The New Zealand economy, which is officially in recession after two quarters of negative growth, is unlikely to make any substantive recovery before 2010, the Westpac Bank said in its latest economic review released Tuesday, dpa reported.
All sectors of New Zealand's economy face "some pretty big headwinds" as soaring credit growth and high commodity prices - two of the biggest factors influencing New Zealand's average 3.6 per cent annual growth in recent years - are now "collapsing in spectacular fashion," Westpac chief economist Brendan O'Donovan said.
He said that growth in 2009 was expected to be below 1 per cent, similar to the estimate for this year, despite aggressive action by the central bank to cut interest rates, a lower currency exchange rate, promised tax cuts and increased government spending, which would help spur economic activity.
O'Donovan said that falling fuel prices were helping consumers, but the housing market was still dropping, and unemployment would continue to rise.

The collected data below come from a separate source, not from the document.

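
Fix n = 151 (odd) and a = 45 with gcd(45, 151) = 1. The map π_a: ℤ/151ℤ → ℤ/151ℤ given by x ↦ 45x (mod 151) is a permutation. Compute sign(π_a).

+1

Trace 144: π^k(144) = [144, 138, 19, 100, 121, 9, 103] for k=0..6.
π_45 has 3 disjoint cycles with lengths [75, 75, 1] on {0,…,150}.
151 − 3 = 148 transpositions; sign(π) = (−1)^148 = +1.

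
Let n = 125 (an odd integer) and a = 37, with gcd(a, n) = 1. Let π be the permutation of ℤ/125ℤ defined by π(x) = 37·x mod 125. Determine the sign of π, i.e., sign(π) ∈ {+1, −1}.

-1

Start at x=26: 26 → 87 → 94 → 103 → 61 → 7 → 9 → … (one orbit).
4 cycles of lengths [100, 20, 4, 1].
With 4 cycles on 125 points, sign = (−1)^{125−4} = -1.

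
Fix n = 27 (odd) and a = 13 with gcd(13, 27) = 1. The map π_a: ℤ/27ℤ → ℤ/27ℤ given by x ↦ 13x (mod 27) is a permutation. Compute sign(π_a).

Start at x=4: 4 → 25 → 1 → 13 → 7 → 10 → 22 → … (one orbit).
Cycle type of π: 9×2 + 3×2 + 1×3; total 7 cycles.
With 7 cycles on 27 points, sign = (−1)^{27−7} = +1.
The Jacobi symbol (13|27) = +1 (Zolotarev) agrees.

+1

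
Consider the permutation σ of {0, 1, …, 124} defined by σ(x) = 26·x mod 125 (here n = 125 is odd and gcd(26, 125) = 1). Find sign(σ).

Start at x=26: 26 → 51 → 76 → 101 → 1 → 26 (one orbit).
45 cycles of lengths [5, 5, 5, 5, 5, 5, 5, 5, 5, 5, 5, 5, 5, 5, 5, 5, 5, 5, 5, 5, 1, 1, 1, 1, 1, 1, 1, 1, 1, 1, 1, 1, 1, 1, 1, 1, 1, 1, 1, 1, 1, 1, 1, 1, 1].
sign(π) = (−1)^{n − #cycles} = (−1)^{125−45} = (−1)^80 = +1.
(26|125)_J = +1 (Zolotarev's lemma cross-check).

+1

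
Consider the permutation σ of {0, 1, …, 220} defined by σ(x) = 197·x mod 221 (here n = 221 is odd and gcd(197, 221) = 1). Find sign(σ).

Start at x=41: 41 → 121 → 190 → 81 → 45 → 25 → 63 → … (one orbit).
Cycle type of π: 48×4 + 16 + 12 + 1; total 7 cycles.
With 7 cycles on 221 points, sign = (−1)^{221−7} = +1.
(197|221)_J = +1 (Zolotarev's lemma cross-check).

+1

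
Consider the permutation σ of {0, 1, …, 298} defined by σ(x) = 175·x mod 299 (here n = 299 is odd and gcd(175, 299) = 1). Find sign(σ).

+1

Trace 148: π^k(148) = [148, 186, 258, 1, 175, 127, 99] for k=0..6.
The orbit structure of x ↦ 175x mod 299: 5 orbits of sizes [132, 132, 22, 12, 1].
5 cycles on 299: each ℓ→(−1)^(ℓ−1), product (−1)^294 = +1.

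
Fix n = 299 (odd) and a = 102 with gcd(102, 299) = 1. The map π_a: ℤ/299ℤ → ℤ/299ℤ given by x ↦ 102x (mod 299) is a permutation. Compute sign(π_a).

+1

Trace 33: π^k(33) = [33, 77, 80, 87, 203, 75, 175] for k=0..6.
Decompose π into cycles: lengths [132, 132, 22, 12, 1] (5 cycles, including the fixed point 0).
n − c = 299 − 5 = 294; sign = (−1)^294 = +1.
Check: (102/299) = +1 by Zolotarev.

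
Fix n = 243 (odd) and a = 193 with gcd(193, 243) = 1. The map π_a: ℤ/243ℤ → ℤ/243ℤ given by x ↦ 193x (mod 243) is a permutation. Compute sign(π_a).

Orbit of 121 under x↦193x: [121, 25, 208, 49, 223, 28, 58]… (length divides ord_243(193)).
Cycle type of π: 81×2 + 27×2 + 9×2 + 3×2 + 1×3; total 11 cycles.
243 − 11 = 232 transpositions; sign(π) = (−1)^232 = +1.

+1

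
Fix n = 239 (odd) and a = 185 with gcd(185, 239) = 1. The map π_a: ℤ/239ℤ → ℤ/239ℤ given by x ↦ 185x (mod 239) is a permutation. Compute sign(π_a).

-1

Start at x=40: 40 → 230 → 8 → 46 → 145 → 57 → 29 → … (one orbit).
Cycle type of π: 238 + 1; total 2 cycles.
239 − 2 = 237 transpositions; sign(π) = (−1)^237 = -1.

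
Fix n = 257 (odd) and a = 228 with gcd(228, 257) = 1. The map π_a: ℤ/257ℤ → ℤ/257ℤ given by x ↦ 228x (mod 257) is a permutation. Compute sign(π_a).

+1

Start at x=68: 68 → 84 → 134 → 226 → 128 → 143 → 222 → … (one orbit).
Cycle type of π: 128×2 + 1; total 3 cycles.
3 cycles on 257: each ℓ→(−1)^(ℓ−1), product (−1)^254 = +1.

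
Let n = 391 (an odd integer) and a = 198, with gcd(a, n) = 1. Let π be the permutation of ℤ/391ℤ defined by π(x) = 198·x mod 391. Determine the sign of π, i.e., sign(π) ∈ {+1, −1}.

Start at x=130: 130 → 325 → 226 → 174 → 44 → 110 → 275 → … (one orbit).
Cycle lengths of π_198 on ℤ/391ℤ: [176, 176, 22, 16, 1]; 5 cycles in total.
391 − 5 = 386 transpositions; sign(π) = (−1)^386 = +1.
Via Zolotarev, sign(π_{198}) = (198|391) = +1.

+1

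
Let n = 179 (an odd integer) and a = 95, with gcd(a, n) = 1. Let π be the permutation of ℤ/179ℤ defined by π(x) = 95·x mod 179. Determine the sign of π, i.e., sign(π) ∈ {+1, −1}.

Trace 101: π^k(101) = [101, 108, 57, 45, 158, 153, 36] for k=0..6.
Cycle lengths of π_95 on ℤ/179ℤ: [89, 89, 1]; 3 cycles in total.
With 3 cycles on 179 points, sign = (−1)^{179−3} = +1.

+1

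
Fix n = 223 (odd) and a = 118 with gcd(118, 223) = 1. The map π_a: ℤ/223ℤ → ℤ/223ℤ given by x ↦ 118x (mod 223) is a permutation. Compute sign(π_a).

Start at x=136: 136 → 215 → 171 → 108 → 33 → 103 → 112 → … (one orbit).
Cycle type of π: 74×3 + 1; total 4 cycles.
Σ(ℓ_i−1) = 223−4 = 219; sign = (−1)^219 = -1.
(118|223)_J = -1 (Zolotarev's lemma cross-check).

-1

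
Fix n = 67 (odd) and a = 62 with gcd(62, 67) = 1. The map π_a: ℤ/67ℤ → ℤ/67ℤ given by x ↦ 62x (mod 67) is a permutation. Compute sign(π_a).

Orbit of 64 under x↦62x: [64, 15, 59, 40, 1, 62, 25]… (length divides ord_67(62)).
The orbit structure of x ↦ 62x mod 67: 7 orbits of sizes [11, 11, 11, 11, 11, 11, 1].
67 − 7 = 60 transpositions; sign(π) = (−1)^60 = +1.
Via Zolotarev, sign(π_{62}) = (62|67) = +1.

+1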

"But more importantly, in a world shunning leverage, it is hard to imagine that New Zealand - one of the most indebted countries in the world - will not be forced to pare back on its debt appetite," he said.
"It seems clear that New Zealand faces a painful adjustment towards spending being more in line with what we earn. The mechanism for adjustment will be a lower exchange rate, tighter lending standards and reduced credit creation. This is the long overdue cure to the economic ill of excessive borrowing."